Global MSF Event Puts IMS Standards to the Test

By Bob Wallace Comments
Posted in News
Print

Top standards groups, carriers and vendors at the Verizon Communication Inc. (VZ) lab here in Waltham, MA today detailed testing efforts made as part of the Global Multiservice Interoperability (GMI) 2008 Test Event.

Verizon is one of five major carriers and test labs worldwide hosting the biennial event, which features in- and inter-lab testing spanning products from 22 vendors and some 225 devices, according to the Multiservice Forum (MSF).

As of today, day 10 of the 12-day event, the combined forces have run through some 1,000 tests, up from 200 when the event was last held, in 2006.

In a nutshell, the event has evolved from testing the elements of the IMS core, the focus of the event two years ago. This time around, much of the spotlight is on testing interoperability of standards.

“We’ve signed up for IMS as the convergence media of the future,” began Mark Wegleitner, senior vice president of technology for Verizon. “IMS has been a long road and there’s still some road ahead. But,” he added in reference to this the 4th GMI event, “every time we move the ball a little further down the field.”

“Our overall objective,” he continued, “is to reduce service delivery cycle times.” The event has also proved productive in putting standards to the test to determine how they have actually been implemented – or not – in products tested.

During GMI, a total of 42 implementation agreements are being put to the test, with 26 of them new. An implementation agreement spells out how a standard should be implemented, with one goal being to foster interworking rather than proprietary interpretations of standards.

“A standard without interoperability is like a cake without icing,” remarked Wegleitner.

Depending on perspective, the observations form the event, given by Verizon execs, the MSF and ATIS, are either a glass half-full or half-empty situation. Some problems from 2006 have not yet been fixed, but important progress has been made since – and the focus of the event hugely broadened, since then.

The international event also marks a milestone for IPTV evolution, with the MSF working with ATIS to test standards specific to the management of devices in an IPTV network.
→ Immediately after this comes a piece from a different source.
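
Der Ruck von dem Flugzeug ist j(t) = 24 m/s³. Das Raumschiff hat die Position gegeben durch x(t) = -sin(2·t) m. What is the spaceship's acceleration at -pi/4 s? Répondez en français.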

A total of six networked test scenarios have been defined and checked out.

But the focus is not exclusively on IPTV. The first two physical scenarios test End-to-End Session Control with QoS, for access technologies including 3GPP, WiMAX, 3GPP2 and TD-SCDMA, over a converged core network.

The third scenario addresses IPTV, with an emphasis on specs developed by the ATIS Interoperability Forum (IIF). The MSF claims this is the first time standardized IPTV is being put to the test in a network context to validate automatic configuration of set-top boxes and to deliver quality of experience.

The fourth scenario addresses location-based services, including routing and privacy issues. The fifth scenario covers Service-Oriented Architecture (SOA), and integrates IMS with web-based services.

The last scenario addresses management issues, specifically the online management of IPTV STBs and the collection of IPTV-related stats, “without the cost and delay that the MSF contends results from the service truck rolls of today’s TV systems.”